13 May 2009

President Spock

President Obama has been described by various American media as a Vulcan. There was a Newseek article comparing him to Mr Spock. The best article I've read was actually published in the British newspaper The Times by Chris Ayres.
May 13, 2009
Barack Obama: the first Vulcan in the Oval Office?
Debate rages over whether the President is a nerd, a geek or a dweeb

America used to be one nation under God. As of last weekend, it is one nation under Spock. With the new Star Trek movie at No 1 in the box office rankings, the US media has been falling over itself to compare the mixed-race President Obama with the half-human, half-Vulcan science officer of the USS Enterprise (“Obama is Spock: It's Quite Logical,” declared one headline).

The comparison is immensely tempting and, in many ways, reassuring. Both are cool, analytical and able to dispatch rivals with no more than a sarcastically quizzical eyebrow. Both are part of a rather annoyingly New Agey organisation (Star Fleet and the Democratic Party respectively). And both are greatly concerned with exploring new sources of energy: for Spock, it's dilithium crystals (needed for warp drive); for Barack Obama, it's lithium ion batteries (needed for plug-in hybrid drive).

But if Obama has given America its first Star Trek presidency, I don't think it's because of his Spock-like characteristics. Rather, it's because of the brain-meltingly implausible equations that have so far allowed the President to steer the USS Uncle Sam clear from a fate worse than a Romulan photon torpedo - a “deflationary spiral” (in layman's terms, a vicious economic cycle of falling wages and prices).

On Monday the cost of this evasive action was revealed to be a 2009-10 deficit in the region of $1.84trillion. Talk about science fiction! Would anyone have believed such a feat was possible only a couple of years ago? Meanwhile, below deck at the Federal Reserve, Ben “Scotty” Bernanke is keeping the ship's engines set to Quantitative Ease, thus beaming even bigger deficits several light years into the future.

All things considered, I'm not sure which I find more implausible: the alleged sexual tension between Spock and Lieutenant Uhura, or Obama's promise that most of this money will be paid back by the end of his first term.

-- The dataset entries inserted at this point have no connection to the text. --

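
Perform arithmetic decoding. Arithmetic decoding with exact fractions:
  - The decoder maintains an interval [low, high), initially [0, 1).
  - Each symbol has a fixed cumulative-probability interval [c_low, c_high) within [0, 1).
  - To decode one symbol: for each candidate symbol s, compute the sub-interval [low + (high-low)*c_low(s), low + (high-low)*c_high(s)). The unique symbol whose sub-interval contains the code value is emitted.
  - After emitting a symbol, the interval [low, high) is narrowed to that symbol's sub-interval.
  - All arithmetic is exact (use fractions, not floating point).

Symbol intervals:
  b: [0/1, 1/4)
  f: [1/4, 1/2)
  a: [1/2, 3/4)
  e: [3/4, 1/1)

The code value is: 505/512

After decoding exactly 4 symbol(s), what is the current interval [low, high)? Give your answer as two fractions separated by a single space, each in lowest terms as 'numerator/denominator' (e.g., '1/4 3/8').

Answer: 63/64 253/256

Derivation:
Step 1: interval [0/1, 1/1), width = 1/1 - 0/1 = 1/1
  'b': [0/1 + 1/1*0/1, 0/1 + 1/1*1/4) = [0/1, 1/4)
  'f': [0/1 + 1/1*1/4, 0/1 + 1/1*1/2) = [1/4, 1/2)
  'a': [0/1 + 1/1*1/2, 0/1 + 1/1*3/4) = [1/2, 3/4)
  'e': [0/1 + 1/1*3/4, 0/1 + 1/1*1/1) = [3/4, 1/1) <- contains code 505/512
  emit 'e', narrow to [3/4, 1/1)
Step 2: interval [3/4, 1/1), width = 1/1 - 3/4 = 1/4
  'b': [3/4 + 1/4*0/1, 3/4 + 1/4*1/4) = [3/4, 13/16)
  'f': [3/4 + 1/4*1/4, 3/4 + 1/4*1/2) = [13/16, 7/8)
  'a': [3/4 + 1/4*1/2, 3/4 + 1/4*3/4) = [7/8, 15/16)
  'e': [3/4 + 1/4*3/4, 3/4 + 1/4*1/1) = [15/16, 1/1) <- contains code 505/512
  emit 'e', narrow to [15/16, 1/1)
Step 3: interval [15/16, 1/1), width = 1/1 - 15/16 = 1/16
  'b': [15/16 + 1/16*0/1, 15/16 + 1/16*1/4) = [15/16, 61/64)
  'f': [15/16 + 1/16*1/4, 15/16 + 1/16*1/2) = [61/64, 31/32)
  'a': [15/16 + 1/16*1/2, 15/16 + 1/16*3/4) = [31/32, 63/64)
  'e': [15/16 + 1/16*3/4, 15/16 + 1/16*1/1) = [63/64, 1/1) <- contains code 505/512
  emit 'e', narrow to [63/64, 1/1)
Step 4: interval [63/64, 1/1), width = 1/1 - 63/64 = 1/64
  'b': [63/64 + 1/64*0/1, 63/64 + 1/64*1/4) = [63/64, 253/256) <- contains code 505/512
  'f': [63/64 + 1/64*1/4, 63/64 + 1/64*1/2) = [253/256, 127/128)
  'a': [63/64 + 1/64*1/2, 63/64 + 1/64*3/4) = [127/128, 255/256)
  'e': [63/64 + 1/64*3/4, 63/64 + 1/64*1/1) = [255/256, 1/1)
  emit 'b', narrow to [63/64, 253/256)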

Nevertheless, if the success of Star Trek over the weekend says anything about this country as it tries to zap its way out of the Great Recession, it is that Americans are more than willing to suspend their disbelief when presented with a glossy enough production. In that respect, the movie and the Obama Administration are one and the same. I just hope that the wilful gullibility of the general public lasts - and that we're out of this mess before everyone realises that the technology being employed to keep us from obliteration amounts to little more than a cardboard cut-out spaceship dangled from an old piece of string.

A nerdish debate

The President openly admits he's a Trekkie. But there remains some debate over whether he is, in fact, a fully qualified nerd. The evidence is persuasive. As a child, Obama collected Spider-Man and Conan the Barbarian comic books; his website used to feature a photograph of him posing nerdishly in front of a Superman statue; and he once made a joke at an after-dinner speech about coming from the planet Krypton. And then there is his BlackBerry fixation, his iPhone app and his boffin-friendly campaign pledge to appoint a Cabinet-level “chief technology officer”. From what I can tell, the only evidence to the contrary is that the President is a talented basketball player - whereas a true nerd would surely be happier at home with his computer, fiddling with an Air Force One flight simulator. Still, this is a man who once “joked” to his wife (within earshot of a Newsweek reporter) that her belt looked as though it were studded with dilithium crystals (see above). The future First Lady responded as most attractive women do when exposed to close-range nerdishness. She rolled her eyes.

Genre-bending

Nerds themselves are split on the issue. Some claim that Obama is a geek, not a nerd, because nerds, unlike geeks, are socially awkward and therefore wouldn't be able to run for President. Nerds themselves find this offensive, arguing that, on the contrary, it is dorks and dweebs who are socially awkward, not nerds. Over recent months, however, a consensus appears to have emerged. The verdict?

Obama is not a nerd. He is simply “nerd-adjacent”.

Hands up

If anyone can settle the debate, it is Leonard Nimoy, who played Mr Spock in the original Star Trek.

And that is exactly what he has done.

“About a year and a half ago, I was at a political event,” he disclosed on a recent episode of the National Public Radio show Wait Wait... Don't Tell Me! “One of [the candidates] for the office of President of the United States saw me, and as he approached, he gave me the Vulcan hand signal.”

Was it Obama? Nimoy didn't say. He did, however, reveal that “it wasn't John McCain”.

If President Obama could be described as a nerd or a geek and compared to Mr Spock, I wonder how former President George W Bush would be described in similar terms.